Di balik setiap perangkat iPhone yang beredar di seluruh penjuru dunia, terdapat tulisan kecil yang menyebutkan bahwa perangkat tersebut “dirancang di California.” Namun kenyataan di balik kalimat tersebut menyimpan ironi: meskipun otaknya lahir di Amerika Serikat, sebagian besar iPhone justru lahir secara fisik di China — negara yang sempat menjadi sasaran utama kebijakan dagang keras dari mantan Presiden AS, Donald Trump.
Tarif impor yang diterapkan Trump bahkan sempat melonjak hingga 245% untuk sejumlah barang masuk, dan China termasuk pihak yang paling terdampak. Namun untungnya, dalam langkah yang mengejutkan, Trump memutuskan membebaskan produk-produk seperti smartphone, laptop, dan peralatan elektronik lainnya dari lonjakan tarif tersebut — meskipun sinyal untuk mengaktifkannya kembali tetap ada.

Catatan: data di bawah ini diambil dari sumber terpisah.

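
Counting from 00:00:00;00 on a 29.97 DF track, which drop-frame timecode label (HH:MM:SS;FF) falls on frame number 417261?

Ten DF minutes hold 17982 frames, so frame 417261 lies in block 23 (frames 413586–431567) with 3675 frames into that block.
The block's first minute is 1800 frames and the rest 1798 each; 3675 frames reaches minute 2, so 23 × 18 + 2 × 2 = 418 labels have been skipped so far.
Adding those back, label number 417261 + 418 = 417679 at 30 labels/s is 13922 s + 19 f = 3 h 52 min 2 s frame 19, i.e. 03:52:02;19.

03:52:02;19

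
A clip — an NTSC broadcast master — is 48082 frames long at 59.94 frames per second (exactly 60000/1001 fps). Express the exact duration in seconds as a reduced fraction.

Running time = 48082 ÷ (60000/1001) = 48082 × 1001/60000 = 24065041/30000 s.

24065041/30000 seconds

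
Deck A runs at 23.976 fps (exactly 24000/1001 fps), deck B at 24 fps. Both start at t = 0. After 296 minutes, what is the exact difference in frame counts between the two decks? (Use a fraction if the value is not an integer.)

426240/1001 frames

296 min = 17760 s.
A emits 24000/1001 × 17760 = 426240000/1001 frames; B emits 24 × 17760 = 426240.
Difference = 426240/1001 frames (≈ 425.8142); B is ahead of A.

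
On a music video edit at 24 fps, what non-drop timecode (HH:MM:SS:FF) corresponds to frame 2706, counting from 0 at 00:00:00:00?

00:01:52:18

2706 ÷ 24 = 112 full seconds, remainder 18 frames.
112 s = 0 h 1 min 52 s.
Timecode: 00:01:52:18.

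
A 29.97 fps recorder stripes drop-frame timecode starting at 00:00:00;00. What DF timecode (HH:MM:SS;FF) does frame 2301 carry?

Ten DF minutes hold 17982 frames, so frame 2301 lies in block 0 (frames 0–17981) with 2301 frames into that block.
The block's first minute is 1800 frames and the rest 1798 each; 2301 frames reaches minute 1, so 0 × 18 + 1 × 2 = 2 labels have been skipped so far.
Adding those back, label number 2301 + 2 = 2303 at 30 labels/s is 76 s + 23 f = 0 h 1 min 16 s frame 23, i.e. 00:01:16;23.

00:01:16;23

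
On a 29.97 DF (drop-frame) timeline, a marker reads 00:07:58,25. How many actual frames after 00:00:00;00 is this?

As if non-drop at 30 labels/s: (0 × 3600 + 7 × 60 + 58) × 30 + 25 = 14365.
Minute boundaries passed: 7; those not divisible by 10: 7 − 0 = 7; dropped labels = 2 × 7 = 14.
Actual frame index = 14365 − 14 = 14351.

14351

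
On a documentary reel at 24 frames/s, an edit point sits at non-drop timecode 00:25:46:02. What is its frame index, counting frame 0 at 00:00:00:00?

Total seconds to the label: (0 × 3600 + 25 × 60 + 46) = 1546.
Frame index = 1546 × 24 + 2 = 37106.

37106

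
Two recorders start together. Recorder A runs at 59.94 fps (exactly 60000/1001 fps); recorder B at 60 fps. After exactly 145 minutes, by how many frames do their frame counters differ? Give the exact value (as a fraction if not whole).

522000/1001 frames

145 min = 8700 s.
A emits 60000/1001 × 8700 = 522000000/1001 frames; B emits 60 × 8700 = 522000.
Difference = 522000/1001 frames (≈ 521.4785); B is ahead of A.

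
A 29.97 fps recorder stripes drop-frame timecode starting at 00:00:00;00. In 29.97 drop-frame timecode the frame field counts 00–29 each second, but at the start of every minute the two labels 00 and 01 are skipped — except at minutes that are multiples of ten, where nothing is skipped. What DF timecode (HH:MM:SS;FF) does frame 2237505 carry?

Ten DF minutes hold 17982 frames, so frame 2237505 lies in block 124 (frames 2229768–2247749) with 7737 frames into that block.
The block's first minute is 1800 frames and the rest 1798 each; 7737 frames reaches minute 4, so 124 × 18 + 4 × 2 = 2240 labels have been skipped so far.
Adding those back, label number 2237505 + 2240 = 2239745 at 30 labels/s is 74658 s + 5 f = 20 h 44 min 18 s frame 5, i.e. 20:44:18;05.

20:44:18;05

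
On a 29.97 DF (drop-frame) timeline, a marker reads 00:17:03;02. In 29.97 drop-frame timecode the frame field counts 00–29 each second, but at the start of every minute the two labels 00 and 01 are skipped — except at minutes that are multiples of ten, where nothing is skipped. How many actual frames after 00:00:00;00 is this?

As if non-drop at 30 labels/s: (0 × 3600 + 17 × 60 + 3) × 30 + 2 = 30692.
Minute boundaries passed: 17; those not divisible by 10: 17 − 1 = 16; dropped labels = 2 × 16 = 32.
Actual frame index = 30692 − 32 = 30660.

30660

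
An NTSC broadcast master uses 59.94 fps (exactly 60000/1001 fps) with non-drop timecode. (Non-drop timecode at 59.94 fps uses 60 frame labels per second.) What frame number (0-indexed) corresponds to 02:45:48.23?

596903

Total seconds to the label: (2 × 3600 + 45 × 60 + 48) = 9948.
Frame index = 9948 × 60 + 23 = 596903.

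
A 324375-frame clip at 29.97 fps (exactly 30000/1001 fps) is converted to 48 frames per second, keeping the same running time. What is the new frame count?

Target frames = source frames × (target rate / source rate) = 324375 × (48)/(30000/1001) = 324375 × 1001/625 = 519519.

519519 frames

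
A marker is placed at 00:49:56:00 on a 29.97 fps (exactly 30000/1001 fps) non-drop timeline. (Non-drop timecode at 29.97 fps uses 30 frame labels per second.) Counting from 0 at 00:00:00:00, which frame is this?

89880

Total seconds to the label: (0 × 3600 + 49 × 60 + 56) = 2996.
Frame index = 2996 × 30 + 0 = 89880.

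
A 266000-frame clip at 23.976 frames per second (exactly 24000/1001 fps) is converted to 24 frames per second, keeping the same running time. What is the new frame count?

266266 frames

Target frames = source frames × (target rate / source rate) = 266000 × (24)/(24000/1001) = 266000 × 1001/1000 = 266266.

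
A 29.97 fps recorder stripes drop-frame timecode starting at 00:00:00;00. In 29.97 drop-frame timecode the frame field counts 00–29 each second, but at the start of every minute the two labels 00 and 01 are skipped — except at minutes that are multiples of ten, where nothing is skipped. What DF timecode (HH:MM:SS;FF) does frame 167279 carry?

Ten DF minutes hold 17982 frames, so frame 167279 lies in block 9 (frames 161838–179819) with 5441 frames into that block.
The block's first minute is 1800 frames and the rest 1798 each; 5441 frames reaches minute 3, so 9 × 18 + 3 × 2 = 168 labels have been skipped so far.
Adding those back, label number 167279 + 168 = 167447 at 30 labels/s is 5581 s + 17 f = 1 h 33 min 1 s frame 17, i.e. 01:33:01;17.

01:33:01;17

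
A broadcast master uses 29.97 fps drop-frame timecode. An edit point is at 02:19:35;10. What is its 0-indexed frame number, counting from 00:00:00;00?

251008

As if non-drop at 30 labels/s: (2 × 3600 + 19 × 60 + 35) × 30 + 10 = 251260.
Minute boundaries passed: 139; those not divisible by 10: 139 − 13 = 126; dropped labels = 2 × 126 = 252.
Actual frame index = 251260 − 252 = 251008.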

Apple sendiri menjajakan lebih dari 220 juta unit iPhone setiap tahunnya. Dari angka itu, sekitar 90% perangkat iPhone berasal dari jalur perakitan di China. Negeri Tirai Bambu ini bukan hanya tempat perakitan akhir, tetapi juga lokasi di mana berbagai komponen penting—seperti layar dan baterai—dirakit menjadi satu tubuh utuh iPhone, iPad, dan MacBook sebelum dikapalkan ke pasar global, khususnya Amerika Serikat sebagai konsumen utama.
Langkah Apple ke China tak terjadi dalam semalam. Awalnya, raksasa teknologi ini merambah pasar China pada 1990-an melalui distributor pihak ketiga untuk menjajakan komputer. Namun krisis yang melanda Apple sekitar tahun 1997 menjadi titik balik. Di tengah situasi yang nyaris menyeret perusahaan ke jurang kebangkrutan, Apple melihat peluang besar di China—yang saat itu tengah membuka pintu bagi investasi asing demi mendorong industrialisasi dan penciptaan lapangan kerja.
Namun Apple baru secara resmi menancapkan kaki di daratan China pada tahun 2001. Kemitraan pun terjalin dengan Foxconn, sebuah perusahaan manufaktur asal Taiwan, untuk memproduksi produk-produk seperti iPod dan iMac—dan kelak, si primadona: iPhone.
Meski pada awalnya China dinilai belum sepenuhnya siap untuk memproduksi perangkat secanggih iPhone, Apple mengambil pendekatan yang berbeda. Mereka tidak menunggu kesiapan, melainkan membentuknya. Apple memilih langsung siapa mitranya dan turut membantu para mitra tersebut tumbuh menjadi raksasa manufaktur kelas dunia.
Apple Store pertama baru hadir di Beijing pada 2008—tahun ketika China menjadi pusat perhatian dunia karena menjadi tuan rumah Olimpiade. Sejak itu, jumlah toko resmi Apple di negeri tersebut tumbuh pesat menjadi puluhan. Pabrik Foxconn di Zhengzhou bahkan dikenal luas sebagai pusat produksi iPhone terbesar sejagat, dan dijuluki sebagai “Kota iPhone.”
Meski perakitan dilakukan di China, bagian terpenting dari iPhone—yakni chip pemroses berteknologi tinggi—masih dibuat di Taiwan, oleh TSMC, produsen semikonduktor terbesar di dunia. Komponen ini pun bergantung pada logam tanah jarang, yang memiliki peran krusial dalam mendukung performa audio dan kamera.
Berdasarkan data terbaru, sekitar 150 dari 187 pemasok utama Apple pada tahun 2024 menjalankan kegiatan produksi mereka di wilayah China.
“Tidak ada rantai pasokan di dunia yang lebih penting bagi kami daripada China,” ujar CEO Apple, Tim Cook, dalam sebuah wawancara tahun lalu.
Sejarah panjang antara Apple dan China menggambarkan bahwa hubungan antara desain dan manufaktur bisa saja berjauhan secara geografis, namun bersatu erat dalam ekosistem industri global yang saling bergantung satu sama lain—layaknya dua sisi dari satu koin bernama teknologi.